Figure 8c, d show the UMAP generated from the MMDVAE followed by Harmony space coloured by the manually annotated cell-type and found clusters, respectively, while Fig. 5c depicts the cells coloured by platform on the same UMAP space, confirming that the batch-effects between the two samples were correctly removed. In this case, the achieved results show that MMDVAE followed by Harmony was able to better identify the “shared” cell-types across the different platforms.

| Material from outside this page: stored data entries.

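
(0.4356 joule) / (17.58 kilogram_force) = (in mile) 1.57e-06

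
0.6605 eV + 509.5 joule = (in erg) 5.095e+09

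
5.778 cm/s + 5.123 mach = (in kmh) 6280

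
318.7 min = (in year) 0.0006064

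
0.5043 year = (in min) 2.651e+05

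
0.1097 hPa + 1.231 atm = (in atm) 1.231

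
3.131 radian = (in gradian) 199.3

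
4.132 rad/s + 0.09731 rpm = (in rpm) 39.56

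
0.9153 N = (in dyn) 9.153e+04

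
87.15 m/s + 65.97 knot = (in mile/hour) 270.9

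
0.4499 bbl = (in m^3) 0.07153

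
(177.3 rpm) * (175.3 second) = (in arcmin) 1.119e+07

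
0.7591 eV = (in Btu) 1.153e-22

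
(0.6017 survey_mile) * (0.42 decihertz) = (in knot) 79.06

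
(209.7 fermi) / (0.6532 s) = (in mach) 9.428e-16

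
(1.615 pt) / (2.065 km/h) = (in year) 3.15e-11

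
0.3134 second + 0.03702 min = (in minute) 0.04224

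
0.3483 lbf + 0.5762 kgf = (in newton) 7.2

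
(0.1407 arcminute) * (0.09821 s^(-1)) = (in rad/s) 4.02e-06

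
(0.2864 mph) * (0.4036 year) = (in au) 1.089e-05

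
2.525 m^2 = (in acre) 0.0006239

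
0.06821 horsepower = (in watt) 50.86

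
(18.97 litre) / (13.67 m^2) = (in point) 3.934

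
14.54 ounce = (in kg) 0.4122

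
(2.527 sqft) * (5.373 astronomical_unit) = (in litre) 1.887e+14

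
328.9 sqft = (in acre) 0.007551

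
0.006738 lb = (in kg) 0.003056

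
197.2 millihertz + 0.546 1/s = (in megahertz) 7.432e-07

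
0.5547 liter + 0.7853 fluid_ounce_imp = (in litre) 0.577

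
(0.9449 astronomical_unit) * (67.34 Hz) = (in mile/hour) 2.129e+13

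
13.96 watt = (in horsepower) 0.01872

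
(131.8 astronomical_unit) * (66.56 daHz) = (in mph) 2.936e+16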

In order to test the computational performance of scAEspy, we considered a VAE with a single hidden layer composed of 256 neurons, a latent space of 32 neurons, and the NB loss function. All tests were executed on a laptop equipped with an Intel Core i7-1165G7 CPU (clock 2.8 GHz) and 16 GB of RAM, running on Ubuntu 20.04 LTS. In all the tested datasets, we used the top 1000 HVGs. The executions lasted 95.02 seconds, 101.05 seconds, and 223.45 seconds for PIC, MCA, and PBMC, respectively. Considering that PIC, MCA, and PBMC are composed of 6321, 6954, and 14039 cells, respectively, scAEspy scales linearly with the number of cells.